Le 28 décembre 2015.

Observons, écoutons, lisons. Que constatons-nous, en cette fin d'année ? Que l’autre est con. Nombreux, ceux qui assènent leurs vérités, qui réfutent, qui jugent, qui tranchent, qui ostracisent. « Ceux qui ne pensent pas comme nous sont des cons », ironisait Brassens, fréquemment inspiré par le sujet.

En outre, « Le temps ne fait rien à l'affaire, Quand on est con, on est con. Qu'on ait vingt ans, qu'on soit grand-père, Quand on est con, on est con. »

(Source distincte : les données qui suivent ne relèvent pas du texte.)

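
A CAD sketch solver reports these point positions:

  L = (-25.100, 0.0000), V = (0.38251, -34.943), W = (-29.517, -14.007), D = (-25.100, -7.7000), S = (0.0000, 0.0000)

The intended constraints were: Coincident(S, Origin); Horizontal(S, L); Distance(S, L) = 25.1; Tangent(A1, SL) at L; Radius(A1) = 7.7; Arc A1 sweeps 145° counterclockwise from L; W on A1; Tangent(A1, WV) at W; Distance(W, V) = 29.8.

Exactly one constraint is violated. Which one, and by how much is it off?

Distance(W, V) = 29.8 — off by 6.70.

S = (0.00, 0.00) ✓; S.y = 0.00, L.y = 0.00 ✓; |SL| = 25.10 ✓; ∠(DL, LS) = 90.00° ✓; |DL| = 7.700 ✓; bearing(D→W) − bearing(D→L) = 145.0° ✓; |DW| = 7.700 ✓; ∠(DW, WV) = 90.00° ✓; |WV| = 36.50 ✗.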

Pas d’espoir pour les cons, donc ? « Les cons n'ont pas d'espoir, d'ailleurs, ils n'en ont pas besoin. Du fait qu'ils sont cons, tout leur parait simple ». Et d'ailleurs, Brassens, tel qu'on le connaît, observe que la tare ratisse large :

« Si le sieur X était un lampiste ordinaire,
Il vivrait sans histoire avec ses congénères.
Mais hélas ! Il est chef de parti, l'animal :
Quand il débloque, ça fait mal !

Si le sieur Z était un jobastre sans grade,
Il laisserait en paix ses pauvres camarades.
Mais il est général, va-t-en-guerre, matamore.
Dès qu'il s'en mêle, on compte les morts.

Mon Dieu, pardonnez-moi si mon propos vous fâche
En mettant les connards dedans des peaux de vaches,
En mélangeant les genres, vous avez fait d'la terre
Ce qu'elle est : une pétaudière ! »

Merci Georges. Je n’aurais su mieux dire ma perplexité devant la pétaudière qu'est notre monde, étant moi-même un peu con. Car « Entre nous soit dit, bonnes gens, Pour reconnaître Que l’on n’est pas intelligent, Il faudrait l’être. »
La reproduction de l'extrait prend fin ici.